Bargain Block was a reality television show on HGTV following couple Keith Bynum and Evan Thomas as they buy, renovate, and design houses in Detroit. Thomas handles building and construction, while Bynum focuses on design; realtor Shea Hicks-Whitfield co-stars in the show. Bynum and Thomas often live in the houses as they work on them. It was produced by High Noon Entertainment.

Bargain Block premiered on April 14, 2021, with nine episodes. A 10-episode second season was broadcast in 2022, and the third season of Bargain Block began airing in August 2023 and featured 11 episodes. The series was cancelled after its fourth season, but 4 more episodes that were already recorded were broadcast as season 5 in August and September 2025.

==Production==
Bynum and Thomas were first introduced to television after Bynum appeared in 2017 on an episode of Tiny Paradise ("Tiny House, Mountain Vistas").

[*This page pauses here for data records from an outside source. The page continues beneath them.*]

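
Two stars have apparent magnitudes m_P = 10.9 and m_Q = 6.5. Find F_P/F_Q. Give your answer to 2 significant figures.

F_P/F_Q ≈ 0.017

Magnitude difference = 4.4
Flux ratio = 10^(−0.4 Δm) = 10^(−0.4 × 4.4) = 10^-1.760 = 0.01738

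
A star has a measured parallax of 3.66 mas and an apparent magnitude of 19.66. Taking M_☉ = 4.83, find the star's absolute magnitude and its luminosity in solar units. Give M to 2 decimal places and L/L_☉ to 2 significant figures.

d = 1/p = 1000/3.66 mas = 273.2 pc
M = m − 5 log₁₀ d + 5 = 19.66 − 5·2.4365 + 5 = 12.477
M − M_☉ = 12.477 − 4.83 = 7.647
L/L_☉ = 10^(−0.4 × 7.647) = 8.730×10^-4

M ≈ 12.48; L/L_☉ ≈ 8.7×10^-4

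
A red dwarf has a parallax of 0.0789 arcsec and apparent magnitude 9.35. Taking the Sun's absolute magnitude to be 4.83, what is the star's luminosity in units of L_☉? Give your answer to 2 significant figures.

d = 1/p = 1/0.0789″ = 12.67 pc
M = m − 5 log₁₀ d + 5 = 9.35 − 5·1.1029 + 5 = 8.835
M − M_☉ = 8.835 − 4.83 = 4.005
L/L_☉ = 10^(−0.4 × 4.005) = 0.02499

L/L_☉ ≈ 0.025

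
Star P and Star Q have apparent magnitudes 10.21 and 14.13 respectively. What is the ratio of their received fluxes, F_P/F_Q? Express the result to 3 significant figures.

F_P/F_Q ≈ 37.0

Δm = 10.21 − (14.13) = -3.92
Flux ratio = 10^(−0.4 Δm) = 10^(−0.4 × -3.92) = 10^1.568 = 36.98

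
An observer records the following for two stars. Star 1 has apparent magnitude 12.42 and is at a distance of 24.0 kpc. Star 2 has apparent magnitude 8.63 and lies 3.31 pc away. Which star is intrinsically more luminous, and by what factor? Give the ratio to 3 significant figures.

Star 1 is more luminous, by a factor of 1.60×10^6.

Star 1: d = 24.0 kpc = 24000 pc
Star 1: M = m − 5 log₁₀ d + 5 = 12.42 − 5·4.3802 + 5 = -4.481
Star 2: M = m − 5 log₁₀ d + 5 = 8.63 − 5·0.5198 + 5 = 11.031
ΔM = M_1 − M_2 = -4.481 − (11.031) = -15.512; smaller M is more luminous → Star 1.
L ratio = 10^(0.4 |ΔM|) = 10^6.205 = 1.602×10^6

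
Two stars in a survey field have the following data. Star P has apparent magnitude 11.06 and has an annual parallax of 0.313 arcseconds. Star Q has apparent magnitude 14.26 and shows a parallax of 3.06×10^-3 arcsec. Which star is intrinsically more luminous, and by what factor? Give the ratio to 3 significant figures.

Star Q is more luminous, by a factor of 549.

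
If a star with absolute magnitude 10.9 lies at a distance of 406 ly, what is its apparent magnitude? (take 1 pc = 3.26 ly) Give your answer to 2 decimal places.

d = 406 ly / 3.26 = 124.5 pc
m = M + 5 log₁₀ d − 5 = 10.9 + 5·2.0953 − 5 = 16.377

m ≈ 16.38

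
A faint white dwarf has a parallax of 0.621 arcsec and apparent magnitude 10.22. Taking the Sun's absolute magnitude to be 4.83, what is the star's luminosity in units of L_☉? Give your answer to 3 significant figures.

d = 1/p = 1/0.621″ = 1.610 pc
M = m − 5 log₁₀ d + 5 = 10.22 − 5·0.2069 + 5 = 14.185
M − M_☉ = 14.185 − 4.83 = 9.355
L/L_☉ = 10^(−0.4 × 9.355) = 1.811×10^-4

L/L_☉ ≈ 1.81×10^-4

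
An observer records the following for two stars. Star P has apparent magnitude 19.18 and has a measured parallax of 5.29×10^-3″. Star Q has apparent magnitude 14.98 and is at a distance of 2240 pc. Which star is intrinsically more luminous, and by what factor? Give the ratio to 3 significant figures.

Star Q is more luminous, by a factor of 6720.

Star P: d = 1/p = 1/5.29×10^-3″ = 189.0 pc
Star P: M = m − 5 log₁₀ d + 5 = 19.18 − 5·2.2765 + 5 = 12.797
Star Q: M = m − 5 log₁₀ d + 5 = 14.98 − 5·3.3502 + 5 = 3.229
ΔM = M_P − M_Q = 12.797 − (3.229) = 9.569; smaller M is more luminous → Star Q.
L ratio = 10^(0.4 |ΔM|) = 10^3.827 = 6721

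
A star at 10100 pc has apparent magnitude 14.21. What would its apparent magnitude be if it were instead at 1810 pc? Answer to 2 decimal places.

Flux ∝ 1/d², so Δm = 5 log₁₀(d₂/d₁) = 5 log₁₀(1810/10100) = -3.733
m₂ = m₁ + Δm = 14.21 + (-3.733) = 10.477

m ≈ 10.48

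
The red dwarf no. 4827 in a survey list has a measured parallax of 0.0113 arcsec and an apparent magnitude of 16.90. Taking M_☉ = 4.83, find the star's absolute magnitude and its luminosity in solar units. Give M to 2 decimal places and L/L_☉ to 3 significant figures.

d = 1/p = 1/0.0113″ = 88.50 pc
M = m − 5 log₁₀ d + 5 = 16.90 − 5·1.9469 + 5 = 12.165
M − M_☉ = 12.165 − 4.83 = 7.335
L/L_☉ = 10^(−0.4 × 7.335) = 1.164×10^-3

M ≈ 12.17; L/L_☉ ≈ 1.16×10^-3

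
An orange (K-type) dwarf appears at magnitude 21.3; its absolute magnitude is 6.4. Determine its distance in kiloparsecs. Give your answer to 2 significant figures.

Distance modulus: m − M = 21.3 − (6.4) = 14.900
m − M = 5 log₁₀ d − 5
log₁₀ d = (m − M)/5 + 1 = 3.9800
d = 10^3.9800 = 9550 pc
= 9.550 kpc

d ≈ 9.5 kpc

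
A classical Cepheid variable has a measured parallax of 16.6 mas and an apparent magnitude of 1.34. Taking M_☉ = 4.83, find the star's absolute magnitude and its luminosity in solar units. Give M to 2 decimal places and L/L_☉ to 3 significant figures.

d = 1/p = 1000/16.6 mas = 60.24 pc
M = m − 5 log₁₀ d + 5 = 1.34 − 5·1.7799 + 5 = -2.559
M − M_☉ = -2.559 − 4.83 = -7.389
L/L_☉ = 10^(−0.4 × -7.389) = 903.2

M ≈ -2.56; L/L_☉ ≈ 903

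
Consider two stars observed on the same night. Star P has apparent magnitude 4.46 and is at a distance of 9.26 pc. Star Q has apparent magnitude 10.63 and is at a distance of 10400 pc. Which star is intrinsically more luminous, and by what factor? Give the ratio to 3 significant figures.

Star Q is more luminous, by a factor of 4290.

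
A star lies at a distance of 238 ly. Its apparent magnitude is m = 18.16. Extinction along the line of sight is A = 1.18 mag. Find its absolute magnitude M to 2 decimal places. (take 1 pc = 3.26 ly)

M ≈ 12.66

d = 238 ly / 3.26 = 73.01 pc
5 log₁₀(d/10 pc) = 5 log₁₀(73.01) − 5 = 4.317
M = m − 5 log₁₀(d/10) − A = 18.16 − 4.317 − 1.18 = 12.663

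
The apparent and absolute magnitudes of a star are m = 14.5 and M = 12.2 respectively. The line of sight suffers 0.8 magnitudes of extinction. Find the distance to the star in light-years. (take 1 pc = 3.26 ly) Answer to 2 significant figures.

d ≈ 65 ly

m − M = 5 log₁₀(d/10 pc) + A  ⇒  14.5 − (12.2) − 0.8 = 5 log₁₀(d/10)
1.500 = 5 log₁₀(d/10)
log₁₀ d = (m − M − A)/5 + 1 = 1.3000
d = 10^1.3000 = 19.95 pc
= 65.05 ly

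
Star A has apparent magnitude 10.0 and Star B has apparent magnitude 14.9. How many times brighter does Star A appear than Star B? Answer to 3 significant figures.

91.2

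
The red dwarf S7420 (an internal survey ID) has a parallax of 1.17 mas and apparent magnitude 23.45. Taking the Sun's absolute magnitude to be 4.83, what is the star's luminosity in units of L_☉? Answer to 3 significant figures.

d = 1/p = 1000/1.17 mas = 854.7 pc
M = m − 5 log₁₀ d + 5 = 23.45 − 5·2.9318 + 5 = 13.791
M − M_☉ = 13.791 − 4.83 = 8.961
L/L_☉ = 10^(−0.4 × 8.961) = 2.604×10^-4

L/L_☉ ≈ 2.60×10^-4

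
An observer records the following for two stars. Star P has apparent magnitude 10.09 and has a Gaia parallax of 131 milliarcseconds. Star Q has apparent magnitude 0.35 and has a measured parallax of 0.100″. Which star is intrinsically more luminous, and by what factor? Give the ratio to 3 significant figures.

Star P: p = 131 mas = 0.131″ → d = 1/p = 7.634 pc
Star P: M = m − 5 log₁₀ d + 5 = 10.09 − 5·0.8827 + 5 = 10.676
Star Q: d = 1/p = 1/0.100″ = 10.00 pc
Star Q: M = m − 5 log₁₀ d + 5 = 0.35 − 5·1.0000 + 5 = 0.350
ΔM = M_P − M_Q = 10.676 − (0.350) = 10.326; smaller M is more luminous → Star Q.
L ratio = 10^(0.4 |ΔM|) = 10^4.131 = 13510

Star Q is more luminous, by a factor of 13500.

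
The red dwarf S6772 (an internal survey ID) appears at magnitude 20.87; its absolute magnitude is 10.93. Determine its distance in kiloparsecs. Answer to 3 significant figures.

d ≈ 0.973 kpc

Distance modulus: m − M = 20.87 − (10.93) = 9.940
m − M = 5 log₁₀ d − 5
log₁₀ d = (m − M)/5 + 1 = 2.9880
d = 10^2.9880 = 972.7 pc
= 0.9727 kpc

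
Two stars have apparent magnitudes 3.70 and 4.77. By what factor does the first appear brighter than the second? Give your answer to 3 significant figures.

2.68

Magnitude difference = -1.07
Flux ratio = 10^(−0.4 Δm) = 10^(−0.4 × -1.07) = 10^0.428 = 2.679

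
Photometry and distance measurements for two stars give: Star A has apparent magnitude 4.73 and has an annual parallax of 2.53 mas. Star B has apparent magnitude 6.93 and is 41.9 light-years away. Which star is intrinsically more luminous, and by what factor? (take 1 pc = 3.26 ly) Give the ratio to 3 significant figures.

Star A: p = 2.53 mas = 2.53×10^-3″ → d = 1/p = 395.3 pc
Star A: M = m − 5 log₁₀ d + 5 = 4.73 − 5·2.5969 + 5 = -3.254
Star B: d = 41.9 ly / 3.26 = 12.85 pc
Star B: M = m − 5 log₁₀ d + 5 = 6.93 − 5·1.1090 + 5 = 6.385
ΔM = M_A − M_B = -3.254 − (6.385) = -9.639; smaller M is more luminous → Star A.
L ratio = 10^(0.4 |ΔM|) = 10^3.856 = 7174

Star A is more luminous, by a factor of 7170.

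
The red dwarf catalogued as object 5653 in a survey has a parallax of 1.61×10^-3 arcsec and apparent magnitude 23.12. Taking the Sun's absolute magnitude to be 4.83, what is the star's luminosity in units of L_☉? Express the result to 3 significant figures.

L/L_☉ ≈ 1.86×10^-4

d = 1/p = 1/1.61×10^-3″ = 621.1 pc
M = m − 5 log₁₀ d + 5 = 23.12 − 5·2.7932 + 5 = 14.154
M − M_☉ = 14.154 − 4.83 = 9.324
L/L_☉ = 10^(−0.4 × 9.324) = 1.864×10^-4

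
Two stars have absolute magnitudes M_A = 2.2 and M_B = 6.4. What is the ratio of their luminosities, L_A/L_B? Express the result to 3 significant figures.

L_A/L_B ≈ 47.9

ΔM = M_A − M_B = -4.2
L_A/L_B = 10^(−0.4 ΔM) = 10^1.680 = 47.86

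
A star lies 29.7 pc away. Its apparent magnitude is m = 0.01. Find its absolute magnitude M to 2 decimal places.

M ≈ -2.35

5 log₁₀(d/10 pc) = 5 log₁₀(29.70) − 5 = 2.364
M = m − 5 log₁₀(d/10) = 0.01 − 2.364 = -2.354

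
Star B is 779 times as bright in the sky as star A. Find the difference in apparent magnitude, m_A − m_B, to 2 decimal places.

m_A − m_B ≈ 7.23

Pogson: Δm = −2.5 log₁₀(ratio) = −2.5 log₁₀(779) = −2.5 × 2.8915 = -7.229
Star B is brighter so has the smaller magnitude: m_A − m_B is positive.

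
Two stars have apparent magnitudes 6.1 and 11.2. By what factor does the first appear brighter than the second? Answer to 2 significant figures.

110

Δm = 6.1 − (11.2) = -5.1
Flux ratio = 10^(−0.4 Δm) = 10^(−0.4 × -5.1) = 10^2.040 = 109.6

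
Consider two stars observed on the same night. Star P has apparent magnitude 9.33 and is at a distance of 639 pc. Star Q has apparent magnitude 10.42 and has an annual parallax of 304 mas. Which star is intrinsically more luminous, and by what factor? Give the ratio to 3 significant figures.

Star P: M = m − 5 log₁₀ d + 5 = 9.33 − 5·2.8055 + 5 = 0.302
Star Q: p = 304 mas = 0.304″ → d = 1/p = 3.289 pc
Star Q: M = m − 5 log₁₀ d + 5 = 10.42 − 5·0.5171 + 5 = 12.834
ΔM = M_P − M_Q = 0.302 − (12.834) = -12.532; smaller M is more luminous → Star P.
L ratio = 10^(0.4 |ΔM|) = 10^5.013 = 103000

Star P is more luminous, by a factor of 103000.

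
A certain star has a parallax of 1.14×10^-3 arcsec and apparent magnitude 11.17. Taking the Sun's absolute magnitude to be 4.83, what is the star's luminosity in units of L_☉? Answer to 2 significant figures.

L/L_☉ ≈ 22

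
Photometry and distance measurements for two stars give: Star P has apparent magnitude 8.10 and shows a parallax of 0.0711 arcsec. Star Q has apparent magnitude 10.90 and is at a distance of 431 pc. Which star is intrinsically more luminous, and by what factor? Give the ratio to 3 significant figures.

Star Q is more luminous, by a factor of 71.2.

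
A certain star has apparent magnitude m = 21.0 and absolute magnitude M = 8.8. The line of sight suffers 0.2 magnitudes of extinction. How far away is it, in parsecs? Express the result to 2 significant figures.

m − M = 5 log₁₀(d/10 pc) + A  ⇒  21.0 − (8.8) − 0.2 = 5 log₁₀(d/10)
12.000 = 5 log₁₀(d/10)
log₁₀ d = (m − M − A)/5 + 1 = 3.4000
d = 10^3.4000 = 2512 pc

d ≈ 2500 pc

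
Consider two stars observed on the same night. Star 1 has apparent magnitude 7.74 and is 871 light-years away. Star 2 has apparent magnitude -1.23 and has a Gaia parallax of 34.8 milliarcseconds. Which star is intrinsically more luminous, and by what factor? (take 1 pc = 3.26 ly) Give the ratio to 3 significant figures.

Star 2 is more luminous, by a factor of 44.8.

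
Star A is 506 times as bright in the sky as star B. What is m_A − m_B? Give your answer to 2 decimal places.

Pogson: Δm = −2.5 log₁₀(ratio) = −2.5 log₁₀(506) = −2.5 × 2.7042 = -6.760
Star A is brighter, so it has the smaller magnitude: the difference is negative.

m_A − m_B ≈ -6.76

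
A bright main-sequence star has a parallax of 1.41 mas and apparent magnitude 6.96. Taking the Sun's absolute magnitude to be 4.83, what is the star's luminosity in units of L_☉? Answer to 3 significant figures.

L/L_☉ ≈ 707

d = 1/p = 1000/1.41 mas = 709.2 pc
M = m − 5 log₁₀ d + 5 = 6.96 − 5·2.8508 + 5 = -2.294
M − M_☉ = -2.294 − 4.83 = -7.124
L/L_☉ = 10^(−0.4 × -7.124) = 707.2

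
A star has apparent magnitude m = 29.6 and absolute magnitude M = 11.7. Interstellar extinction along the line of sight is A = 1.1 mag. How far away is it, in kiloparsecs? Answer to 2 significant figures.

m − M = 5 log₁₀(d/10 pc) + A  ⇒  29.6 − (11.7) − 1.1 = 5 log₁₀(d/10)
16.800 = 5 log₁₀(d/10)
log₁₀ d = (m − M − A)/5 + 1 = 4.3600
d = 10^4.3600 = 22910 pc
= 22.91 kpc

d ≈ 23 kpc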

Around 2015, Bynum was inspired to flip homes in Detroit after seeing a social media post of someone traveling there and buying ten houses. He and Thomas purchased a home in the city in 2017. They filmed a pilot episode in 2019 and the rest of the first season in 2020, when Hicks-Whitfield was brought into the production. The Detroit Land Bank Authority has said it is "extremely pleased" with the work done by Bynum and Thomas.

Bynum has an MBA from Texas Tech University, and Thomas has a PhD in physics from the University of Colorado Boulder. He and Bynum also operate a store in Detroit called Nine Design + Homes. Previously, in 2011, Bynum operated a home decor company with his sister called JoniKeith Co.